For now, there's no score from the Congressional Budget Office on this bill, but the Center on Budget and Policy Priorities published a helpful analysis and found that "many millions of people would lose coverage" if the proposal were implemented.

So, could this bill pull together the support needed to pass?

Its advocates are acting as if that's a real possibility. Politico reported yesterday that Cassidy, Graham, and Heller "met Monday with top aides to President Donald Trump, and there are efforts also underway to get the endorsement of conservatives Mike Lee of Utah and House Freedom Caucus Chairman Mark Meadows (R-N.C.)."

Cassidy also reportedly met with Health and Human Services Secretary Tom Price and some governors, and the Louisiana Republican described the discussions as "productive."

Of course, the question isn't whether there will be Republican support for this radical approach; the question is whether there will be enough Republican support for it. By all accounts, the votes simply aren't there -- at least not yet.
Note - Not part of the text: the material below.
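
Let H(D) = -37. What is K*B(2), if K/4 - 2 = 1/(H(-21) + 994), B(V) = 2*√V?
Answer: 15320*√2/957 ≈ 22.639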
In fact, proponents of this bill are fighting more than one battle: not only is it tough to convince GOP senators to endorse legislation that would take coverage from millions of families, it's at least as difficult to persuade them to keep pursuing health care as an issue. Many in the party are content to simply move on and turn their attention to tax reform.

But the moral of the story is that the repeal crusade isn't entirely dead. There's still another bill, there are still strategy meetings underway, and there are still discussions about how to get to 50 votes. It's difficult to imagine some of the Senate's less conservative members going along with a proposal this extreme, but this is worth keeping an eye on.

So long as repeal advocates control the levers of power, the threat to the existing system remains real.